Saturday, August 18, 2007

Fifth Avenue

Just you. Just you sitting in that car rolling down Fifth Avenue, through the twilight of the beginning evening. You have arrived. Mabe. For the first time you feel that it is real, nice, true that you are here. Here in America. That feeling blends into the relaxation of the evening, the serenity accompanying the beginning weekend.

Your first week at school, in Pittsburgh, in the States, lies behind you. And now you drive off into the rest of the day that it is just yours. Driving off into that feeling. Into your year here, your own year. You are just overcome with that feeling while picking up a friend.
Just a few miles down the main road that connects your part of the city, Shadyside, with the city center. Luckily, Pittsburgh was largely built before the invention of the car, with only a few highways dissecting the city. Competing land owner magnates prevented a grid system during the booming years. Turbocapitalism versus urban planning. Due to that, the Fifth Avenue meanders reluctantly through the Eastern parts of the town, far away from the patch of numbered streets downtown, between skyscrapers and among companion roads.

The Fifth Avenue has forgotten the chaos of the evening rush hour, as you are gliding towards the center in your car, passing sleepy, historicistic villas and neo-gothic churches. They bear testimony that there used to be a lot of money in this steel and coal city. Tired by weather and pollution, they look to you the passerby, still grand and attention-attracting.
The jazz and rock tunes of an American band fill the inside of the car. The voice of the singer, gentle and still striking. And you feel that something connects you to this land, this language, these people here.

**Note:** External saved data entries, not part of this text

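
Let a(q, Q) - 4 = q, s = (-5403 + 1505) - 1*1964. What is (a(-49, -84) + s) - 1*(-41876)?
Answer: 35969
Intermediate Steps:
s = -5862 (s = -3898 - 1964 = -5862)
a(q, Q) = 4 + q
(a(-49, -84) + s) - 1*(-41876) = ((4 - 49) - 5862) - 1*(-41876) = (-45 - 5862) + 41876 = -5907 + 41876 = 35969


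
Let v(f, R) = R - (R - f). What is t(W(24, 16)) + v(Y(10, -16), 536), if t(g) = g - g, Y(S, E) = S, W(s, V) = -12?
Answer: 10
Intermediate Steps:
v(f, R) = f (v(f, R) = R + (f - R) = f)
t(g) = 0
t(W(24, 16)) + v(Y(10, -16), 536) = 0 + 10 = 10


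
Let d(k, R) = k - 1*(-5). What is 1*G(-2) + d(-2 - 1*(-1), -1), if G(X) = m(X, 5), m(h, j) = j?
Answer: 9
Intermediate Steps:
d(k, R) = 5 + k (d(k, R) = k + 5 = 5 + k)
G(X) = 5
1*G(-2) + d(-2 - 1*(-1), -1) = 1*5 + (5 + (-2 - 1*(-1))) = 5 + (5 + (-2 + 1)) = 5 + (5 - 1) = 5 + 4 = 9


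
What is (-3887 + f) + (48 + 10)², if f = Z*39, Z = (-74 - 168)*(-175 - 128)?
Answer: 2859191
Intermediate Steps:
Z = 73326 (Z = -242*(-303) = 73326)
f = 2859714 (f = 73326*39 = 2859714)
(-3887 + f) + (48 + 10)² = (-3887 + 2859714) + (48 + 10)² = 2855827 + 58² = 2855827 + 3364 = 2859191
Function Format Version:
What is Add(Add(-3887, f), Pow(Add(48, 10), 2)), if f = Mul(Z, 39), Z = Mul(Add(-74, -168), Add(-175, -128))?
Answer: 2859191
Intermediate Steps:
Z = 73326 (Z = Mul(-242, -303) = 73326)
f = 2859714 (f = Mul(73326, 39) = 2859714)
Add(Add(-3887, f), Pow(Add(48, 10), 2)) = Add(Add(-3887, 2859714), Pow(Add(48, 10), 2)) = Add(2855827, Pow(58, 2)) = Add(2855827, 3364) = 2859191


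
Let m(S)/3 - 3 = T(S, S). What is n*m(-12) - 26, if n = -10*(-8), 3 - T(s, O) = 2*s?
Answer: 7174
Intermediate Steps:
T(s, O) = 3 - 2*s
m(S) = 18 - 6*S (m(S) = 9 + 3*(3 - 2*S) = 9 + (9 - 6*S) = 18 - 6*S)
n = 80
n*m(-12) - 26 = 80*(18 - 6*(-12)) - 26 = 80*(18 + 72) - 26 = 80*90 - 26 = 7200 - 26 = 7174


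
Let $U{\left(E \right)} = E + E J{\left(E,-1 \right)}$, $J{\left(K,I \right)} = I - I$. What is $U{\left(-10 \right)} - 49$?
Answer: $-59$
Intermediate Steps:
$J{\left(K,I \right)} = 0$
$U{\left(E \right)} = E$ ($U{\left(E \right)} = E + E 0 = E + 0 = E$)
$U{\left(-10 \right)} - 49 = -10 - 49 = -59$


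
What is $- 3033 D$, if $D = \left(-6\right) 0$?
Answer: $0$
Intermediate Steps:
$D = 0$
$- 3033 D = \left(-3033\right) 0 = 0$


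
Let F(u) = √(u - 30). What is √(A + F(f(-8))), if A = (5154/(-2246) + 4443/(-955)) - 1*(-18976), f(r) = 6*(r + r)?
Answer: √(21817847573823940 + 3450543528675*I*√14)/1072465 ≈ 137.73 + 0.04075*I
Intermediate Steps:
f(r) = 12*r (f(r) = 6*(2*r) = 12*r)
F(u) = √(-30 + u)
A = 20343645316/1072465 (A = (5154*(-1/2246) + 4443*(-1/955)) + 18976 = (-2577/1123 - 4443/955) + 18976 = -7450524/1072465 + 18976 = 20343645316/1072465 ≈ 18969.)
√(A + F(f(-8))) = √(20343645316/1072465 + √(-30 + 12*(-8))) = √(20343645316/1072465 + √(-30 - 96)) = √(20343645316/1072465 + √(-126)) = √(20343645316/1072465 + 3*I*√14)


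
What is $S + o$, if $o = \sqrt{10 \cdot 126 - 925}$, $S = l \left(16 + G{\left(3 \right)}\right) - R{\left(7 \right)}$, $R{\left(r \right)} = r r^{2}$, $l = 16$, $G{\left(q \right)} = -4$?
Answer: $-151 + \sqrt{335} \approx -132.7$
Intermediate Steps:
$R{\left(r \right)} = r^{3}$
$S = -151$ ($S = 16 \left(16 - 4\right) - 7^{3} = 16 \cdot 12 - 343 = 192 - 343 = -151$)
$o = \sqrt{335}$ ($o = \sqrt{1260 - 925} = \sqrt{335} \approx 18.303$)
$S + o = -151 + \sqrt{335}$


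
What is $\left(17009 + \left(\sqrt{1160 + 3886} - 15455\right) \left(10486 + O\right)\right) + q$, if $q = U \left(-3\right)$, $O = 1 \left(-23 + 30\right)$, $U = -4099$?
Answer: $-162140009 + 304297 \sqrt{6} \approx -1.6139 \cdot 10^{8}$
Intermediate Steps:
$O = 7$ ($O = 1 \cdot 7 = 7$)
$q = 12297$ ($q = \left(-4099\right) \left(-3\right) = 12297$)
$\left(17009 + \left(\sqrt{1160 + 3886} - 15455\right) \left(10486 + O\right)\right) + q = \left(17009 + \left(\sqrt{1160 + 3886} - 15455\right) \left(10486 + 7\right)\right) + 12297 = \left(17009 + \left(\sqrt{5046} - 15455\right) 10493\right) + 12297 = \left(17009 + \left(29 \sqrt{6} - 15455\right) 10493\right) + 12297 = \left(17009 + \left(-15455 + 29 \sqrt{6}\right) 10493\right) + 12297 = \left(17009 - \left(162169315 - 304297 \sqrt{6}\right)\right) + 12297 = \left(-162152306 + 304297 \sqrt{6}\right) + 12297 = -162140009 + 304297 \sqrt{6}$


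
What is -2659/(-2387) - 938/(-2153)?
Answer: 7963833/5139211 ≈ 1.5496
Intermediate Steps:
-2659/(-2387) - 938/(-2153) = -2659*(-1/2387) - 938*(-1/2153) = 2659/2387 + 938/2153 = 7963833/5139211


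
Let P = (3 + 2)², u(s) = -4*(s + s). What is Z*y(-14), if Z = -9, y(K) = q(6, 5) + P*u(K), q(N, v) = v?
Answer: -25245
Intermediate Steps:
u(s) = -8*s
P = 25 (P = 5² = 25)
y(K) = 5 - 200*K (y(K) = 5 + 25*(-8*K) = 5 - 200*K)
Z*y(-14) = -9*(5 - 200*(-14)) = -9*(5 + 2800) = -9*2805 = -25245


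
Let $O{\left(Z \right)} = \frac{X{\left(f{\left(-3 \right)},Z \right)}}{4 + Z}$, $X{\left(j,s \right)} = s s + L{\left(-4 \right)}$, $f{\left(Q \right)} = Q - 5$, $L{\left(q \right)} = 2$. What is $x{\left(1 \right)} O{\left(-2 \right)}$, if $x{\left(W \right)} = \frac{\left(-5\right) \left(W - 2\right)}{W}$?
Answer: $15$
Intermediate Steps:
$x{\left(W \right)} = \frac{10 - 5 W}{W}$ ($x{\left(W \right)} = \frac{\left(-5\right) \left(-2 + W\right)}{W} = \frac{10 - 5 W}{W}$)
$f{\left(Q \right)} = -5 + Q$
$X{\left(j,s \right)} = 2 + s^{2}$ ($X{\left(j,s \right)} = s s + 2 = s^{2} + 2 = 2 + s^{2}$)
$O{\left(Z \right)} = \frac{2 + Z^{2}}{4 + Z}$
$x{\left(1 \right)} O{\left(-2 \right)} = \left(-5 + \frac{10}{1}\right) \frac{2 + \left(-2\right)^{2}}{4 - 2} = \left(-5 + 10 \cdot 1\right) \frac{2 + 4}{2} = \left(-5 + 10\right) \frac{1}{2} \cdot 6 = 5 \cdot 3 = 15$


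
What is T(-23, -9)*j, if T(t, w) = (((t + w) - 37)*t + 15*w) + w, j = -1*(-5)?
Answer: 7215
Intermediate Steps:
j = 5
T(t, w) = 16*w + t*(-37 + t + w) (T(t, w) = ((-37 + t + w)*t + 15*w) + w = (t*(-37 + t + w) + 15*w) + w = (15*w + t*(-37 + t + w)) + w = 16*w + t*(-37 + t + w))
T(-23, -9)*j = ((-23)**2 - 37*(-23) + 16*(-9) - 23*(-9))*5 = (529 + 851 - 144 + 207)*5 = 1443*5 = 7215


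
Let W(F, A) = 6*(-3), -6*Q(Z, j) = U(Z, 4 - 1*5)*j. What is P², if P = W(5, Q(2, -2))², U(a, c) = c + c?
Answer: 104976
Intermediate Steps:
U(a, c) = 2*c
Q(Z, j) = j/3 (Q(Z, j) = -2*(4 - 1*5)*j/6 = -2*(4 - 5)*j/6 = -2*(-1)*j/6 = -(-1)*j/3 = j/3)
W(F, A) = -18
P = 324 (P = (-18)² = 324)
P² = 324² = 104976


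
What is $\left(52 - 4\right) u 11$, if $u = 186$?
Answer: $98208$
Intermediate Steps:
$\left(52 - 4\right) u 11 = \left(52 - 4\right) 186 \cdot 11 = 48 \cdot 186 \cdot 11 = 8928 \cdot 11 = 98208$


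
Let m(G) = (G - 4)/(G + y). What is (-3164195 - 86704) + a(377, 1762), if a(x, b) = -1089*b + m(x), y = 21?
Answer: -2057546993/398 ≈ -5.1697e+6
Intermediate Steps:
m(G) = (-4 + G)/(21 + G) (m(G) = (G - 4)/(G + 21) = (-4 + G)/(21 + G))
a(x, b) = -1089*b + (-4 + x)/(21 + x)
(-3164195 - 86704) + a(377, 1762) = (-3164195 - 86704) + (-4 + 377 - 1089*1762*(21 + 377))/(21 + 377) = -3250899 + (-4 + 377 - 1089*1762*398)/398 = -3250899 + (-4 + 377 - 763689564)/398 = -3250899 + (1/398)*(-763689191) = -3250899 - 763689191/398 = -2057546993/398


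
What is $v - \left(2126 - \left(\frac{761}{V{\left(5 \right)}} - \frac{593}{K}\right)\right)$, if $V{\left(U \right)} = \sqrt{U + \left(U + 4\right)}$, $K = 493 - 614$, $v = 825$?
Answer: $- \frac{156828}{121} + \frac{761 \sqrt{14}}{14} \approx -1092.7$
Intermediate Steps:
$K = -121$ ($K = 493 - 614 = -121$)
$V{\left(U \right)} = \sqrt{4 + 2 U}$ ($V{\left(U \right)} = \sqrt{U + \left(4 + U\right)} = \sqrt{4 + 2 U}$)
$v - \left(2126 - \left(\frac{761}{V{\left(5 \right)}} - \frac{593}{K}\right)\right) = 825 - \left(2126 - \left(\frac{761}{\sqrt{4 + 2 \cdot 5}} - \frac{593}{-121}\right)\right) = 825 - \left(2126 - \left(\frac{761}{\sqrt{4 + 10}} - - \frac{593}{121}\right)\right) = 825 - \left(2126 - \left(\frac{761}{\sqrt{14}} + \frac{593}{121}\right)\right) = 825 - \left(2126 - \left(761 \frac{\sqrt{14}}{14} + \frac{593}{121}\right)\right) = 825 - \left(2126 - \left(\frac{761 \sqrt{14}}{14} + \frac{593}{121}\right)\right) = 825 - \left(2126 - \left(\frac{593}{121} + \frac{761 \sqrt{14}}{14}\right)\right) = 825 - \left(\frac{256653}{121} - \frac{761 \sqrt{14}}{14}\right) = - \frac{156828}{121} + \frac{761 \sqrt{14}}{14}$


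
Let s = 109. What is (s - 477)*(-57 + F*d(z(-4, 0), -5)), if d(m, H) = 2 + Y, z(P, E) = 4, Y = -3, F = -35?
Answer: 8096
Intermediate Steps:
d(m, H) = -1 (d(m, H) = 2 - 3 = -1)
(s - 477)*(-57 + F*d(z(-4, 0), -5)) = (109 - 477)*(-57 - 35*(-1)) = -368*(-57 + 35) = -368*(-22) = 8096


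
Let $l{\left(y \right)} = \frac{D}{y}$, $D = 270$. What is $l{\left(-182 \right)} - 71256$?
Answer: $- \frac{6484431}{91} \approx -71258.0$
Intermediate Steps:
$l{\left(y \right)} = \frac{270}{y}$
$l{\left(-182 \right)} - 71256 = \frac{270}{-182} - 71256 = 270 \left(- \frac{1}{182}\right) - 71256 = - \frac{135}{91} - 71256 = - \frac{6484431}{91}$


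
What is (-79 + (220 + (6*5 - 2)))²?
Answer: 28561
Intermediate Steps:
(-79 + (220 + (6*5 - 2)))² = (-79 + (220 + (30 - 2)))² = (-79 + (220 + 28))² = (-79 + 248)² = 169² = 28561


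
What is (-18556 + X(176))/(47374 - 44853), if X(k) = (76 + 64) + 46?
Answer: -18370/2521 ≈ -7.2868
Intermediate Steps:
X(k) = 186 (X(k) = 140 + 46 = 186)
(-18556 + X(176))/(47374 - 44853) = (-18556 + 186)/(47374 - 44853) = -18370/2521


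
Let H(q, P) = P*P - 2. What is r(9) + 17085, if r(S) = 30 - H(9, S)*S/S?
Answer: 17036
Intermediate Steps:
H(q, P) = -2 + P**2 (H(q, P) = P**2 - 2 = -2 + P**2)
r(S) = 32 - S**2 (r(S) = 30 - (-2 + S**2)*S/S = 30 - S*(-2 + S**2)/S = 30 - (-2 + S**2) = 30 + (2 - S**2) = 32 - S**2)
r(9) + 17085 = (32 - 1*9**2) + 17085 = (32 - 1*81) + 17085 = (32 - 81) + 17085 = -49 + 17085 = 17036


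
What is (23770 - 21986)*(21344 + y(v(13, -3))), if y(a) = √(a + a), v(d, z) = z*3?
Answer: 38077696 + 5352*I*√2 ≈ 3.8078e+7 + 7568.9*I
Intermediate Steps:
v(d, z) = 3*z
y(a) = √2*√a (y(a) = √(2*a) = √2*√a)
(23770 - 21986)*(21344 + y(v(13, -3))) = (23770 - 21986)*(21344 + √2*√(3*(-3))) = 1784*(21344 + √2*√(-9)) = 1784*(21344 + √2*(3*I)) = 1784*(21344 + 3*I*√2) = 38077696 + 5352*I*√2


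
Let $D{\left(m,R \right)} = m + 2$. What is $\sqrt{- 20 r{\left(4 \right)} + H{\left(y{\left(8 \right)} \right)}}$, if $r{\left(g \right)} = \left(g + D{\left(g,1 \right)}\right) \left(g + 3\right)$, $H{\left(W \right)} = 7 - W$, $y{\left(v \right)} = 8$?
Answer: $i \sqrt{1401} \approx 37.43 i$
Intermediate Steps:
$D{\left(m,R \right)} = 2 + m$
$r{\left(g \right)} = \left(2 + 2 g\right) \left(3 + g\right)$ ($r{\left(g \right)} = \left(g + \left(2 + g\right)\right) \left(g + 3\right) = \left(2 + 2 g\right) \left(3 + g\right)$)
$\sqrt{- 20 r{\left(4 \right)} + H{\left(y{\left(8 \right)} \right)}} = \sqrt{- 20 \left(6 + 2 \cdot 4^{2} + 8 \cdot 4\right) + \left(7 - 8\right)} = \sqrt{- 20 \left(6 + 2 \cdot 16 + 32\right) + \left(7 - 8\right)} = \sqrt{- 20 \left(6 + 32 + 32\right) - 1} = \sqrt{\left(-20\right) 70 - 1} = \sqrt{-1400 - 1} = \sqrt{-1401} = i \sqrt{1401}$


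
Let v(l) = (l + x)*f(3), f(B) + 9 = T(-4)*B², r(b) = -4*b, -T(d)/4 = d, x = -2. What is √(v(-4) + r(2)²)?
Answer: I*√746 ≈ 27.313*I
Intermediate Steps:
T(d) = -4*d
f(B) = -9 + 16*B² (f(B) = -9 + (-4*(-4))*B² = -9 + 16*B²)
v(l) = -270 + 135*l (v(l) = (l - 2)*(-9 + 16*3²) = (-2 + l)*(-9 + 16*9) = (-2 + l)*(-9 + 144) = (-2 + l)*135 = -270 + 135*l)
√(v(-4) + r(2)²) = √((-270 + 135*(-4)) + (-4*2)²) = √((-270 - 540) + (-8)²) = √(-810 + 64) = √(-746) = I*√746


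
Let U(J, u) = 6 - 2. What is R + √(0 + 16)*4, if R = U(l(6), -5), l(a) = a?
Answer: 20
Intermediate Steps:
U(J, u) = 4
R = 4
R + √(0 + 16)*4 = 4 + √(0 + 16)*4 = 4 + √16*4 = 4 + 4*4 = 4 + 16 = 20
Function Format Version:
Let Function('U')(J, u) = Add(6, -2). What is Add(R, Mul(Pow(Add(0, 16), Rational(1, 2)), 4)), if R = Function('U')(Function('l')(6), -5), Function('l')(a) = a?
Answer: 20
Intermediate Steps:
Function('U')(J, u) = 4
R = 4
Add(R, Mul(Pow(Add(0, 16), Rational(1, 2)), 4)) = Add(4, Mul(Pow(Add(0, 16), Rational(1, 2)), 4)) = Add(4, Mul(Pow(16, Rational(1, 2)), 4)) = Add(4, Mul(4, 4)) = Add(4, 16) = 20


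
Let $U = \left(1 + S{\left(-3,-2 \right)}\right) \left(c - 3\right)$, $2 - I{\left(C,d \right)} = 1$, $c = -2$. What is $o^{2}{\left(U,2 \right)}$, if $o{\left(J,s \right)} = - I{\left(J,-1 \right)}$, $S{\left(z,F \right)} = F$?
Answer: $1$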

One of those is Cem, a guy with black, curly hair, who is originally from Istanbul. Co-students with less linguistic talent can call him “Jim”. Just because [djem] is not available. Like a missing product on a supermarket shelve. One can easily grab the product next to the empty spot. That should work as well, shouldn’t it? And this Cem lives in one of those lofty and a bit creepy apartment houses. They are taller than their neighbor houses without actually being high-rises. A lot of them show a brick exterior, some with pillar decorated entrances that give a hint concerning their age. With well-sounding names like “The Fairfax”, “The Kenmawr”. But using monarchs for naming the buildings was obviously also popular. And so Cem lives in the “King Edward”. Actually, not too far away from Walnut Street, a street with shops, cafés and bars, where people from your school often meet. But the unreliability of the public bus system, which increases dramatically with the start of each weekend, gives you the chance to give him the favor of picking him up. How American.